Federal istatistiklere göre Almanya’nın endüstriyel (imalat) siparişleri Ağustos ayında da düşüş gösterdi ve böylece dört ay üst üste azalma kaydedilmiş oldu. Veriler, ihracat kaynaklı zayıflığın ve başta otomotiv sektörü olmak üzere bazı büyük sanayi kollarındaki durgunluğun üretim görünümünü baskılamaya devam ettiğini gösteriyor.

Veriler ne söylüyor? (Temel rakamlar)
Resmî rapora göre imalat sektörüne gelen yeni siparişler takvim ve mevsim etkilerinden arındırılmış bazda aylık %0,8 azaldı. Analistlerin beklentisi bu dönemde artış yönündeydi; bu nedenle gerçekleşme sürpriz sayıldı. Özellikle ihracat siparişleri sert şekilde geriledi; dış siparişlerdeki düşüş aylık bazda çift haneli bir etkiye yakın oldu ve dış talep hem euro bölgesinden hem de euro bölgesi dışından zayıfladı. Bu dinamika, üretim hattına yakın ve ihracata dayalı sektörler üzerinde baskı oluşturuyor.
Dış talebin rolü nedir?
Veriler ihracat siparişlerinde belirgin bir zayıflama olduğunu gösteriyor; istatistik ofisi raporu ihracat kaynaklı siparişlerin Ağustos’ta belirgin biçimde düştüğünü, bunun da Almanya’nın ihracata dayalı üretim modelinde kısa vadeli riskler yarattığını belirtiyor. İç talep bazı bölgelerde dayanıklılık gösterse de (örneğin iç siparişlerde sınırlı bir toparlanma görüldü), ihracattaki gerileme toplam sipariş rakamlarını aşağı çekti.
Hangi sektörler etkileniyor?
Analizler, otomotiv sektöründeki zayıflığın sipariş düşüşünde önemli bir rol oynadığını işaret ediyor. Otomotivdeki büyük ölçekli siparişler ve tedarik zinciri dalgalanmaları, sanayi siparişleri serisinde dalgalanmaya yol açabiliyor. Ayrıca elektronik, makine ve yatırım malları segmentlerinde de siparişlerde dalgalanmalar gözleniyor; bazı aylarda büyük ölçekli projelere dayalı iniş-çıkışlar görülebiliyor. Temel sonuç: ihracata bağlı, yatırım malı üreten firmalar şu an daha kırılgan.

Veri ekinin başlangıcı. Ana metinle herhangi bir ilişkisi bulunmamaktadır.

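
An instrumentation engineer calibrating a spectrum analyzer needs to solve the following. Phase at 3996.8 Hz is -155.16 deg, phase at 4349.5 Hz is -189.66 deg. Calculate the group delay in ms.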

PMI ve diğer gösterge verileri ne diyor?
Satın Alma Yöneticileri Endeksi (PMI) verileri de Eylül ayında imalat sektöründe yeni siparişlerin düştüğüne işaret etti; HCOB/S&P Global verileri üretimde hafif bir daralmayı gösterirken, üretim tarafında bazı alt kalemlerde (ör. yatırım malları) pozitif sinyaller görüldü fakat yeni iş girişi zayıfladı. Bu tablo, siparişlerdeki gerilemenin üretime kısa zamanda pozitif yansımayabileceğini gösteriyor; uzmanlar toparlanmanın yavaş ve kırılgan olacağı uyarısında bulunuyor.

İktisatçıların yorumu ve makro riskler nelerdir?
Ekonomistler, sipariş verilerinin üç ana risk gösterdiğini belirtiyor:
1- Dış talepteki devam eden zayıflık,
2- Otomotiv ve yatırım malları gibi sektörlerde süregelen belirsizlik,
3- Küresel tedarik zinciri ve tarifeler gibi dış faktörlerin yaratabileceği ek baskılar.
Bazı uzmanlar, bu tür ardışık düşüşlerin üretimdeki toparlanmayı erteleyebileceğini ve istihdam ile yatırımları baskılayabileceğini vurguluyor. Kısa vadede toparlanma bekleyenler, ABD ve Asya’daki talep artışına veya Avrupa’daki yatırım canlanmasına bağlı bir senaryonun gerekli olduğunu söylüyor.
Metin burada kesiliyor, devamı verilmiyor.